Results: In this case series study, the incidence of AKI was 16.7%. AKIN, KDIGO and NICE criteria were used in this study for diagnosing AKI post EVAR. (1) One of the main preoperative predictors of AKI development in this study was the presence of T2DM, despite its relatively low prevalence among patients with AAA. Four out of five patients who developed AKI were diabetic. (p value: 0.047) In terms of intraoperative risk factors, there was a correlation between AKI and the volume of contrast administered intraoperatively. There was a statistically significant increase in the incidence of AKI in patients who received higher volume of contrast; a mean volume of 144 ml of Ultravist 300, Bayer, Berlin, Germany. (p value: 0.001). The risk of morbidity and mortality was 20% in the group who developed AKI. This was statistically significant compared to the group who did not develop AKI (p value of 0.018). Determining whether supra-renal fixation was associated with higher incidence of AKI could not be ascertained from this study as supra-renal fixation stent grafts were used in all patients. No statistically significant correlation was identified between AKI and age, angiotensin receptor blockers and aortic neck diameter. In addition, no statistical significance was found between accessory renal artery coverage and AKI.
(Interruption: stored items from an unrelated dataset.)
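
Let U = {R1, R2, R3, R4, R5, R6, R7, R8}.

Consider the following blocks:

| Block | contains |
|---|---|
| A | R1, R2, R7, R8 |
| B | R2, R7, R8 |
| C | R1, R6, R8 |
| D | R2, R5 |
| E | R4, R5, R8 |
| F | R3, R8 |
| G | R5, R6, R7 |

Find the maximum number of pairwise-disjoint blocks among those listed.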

Conclusion: AKI post EVAR is relatively common compared to previous studies and is associated with increased mortality and morbidity. Further studies are needed to assess the impact of AKI on longer term results and examine possible perioperative preventative strategies including using CO2 angiography and 3D registration method of image fusion guidance as an alternative to significantly reduce the volume of contrast administered.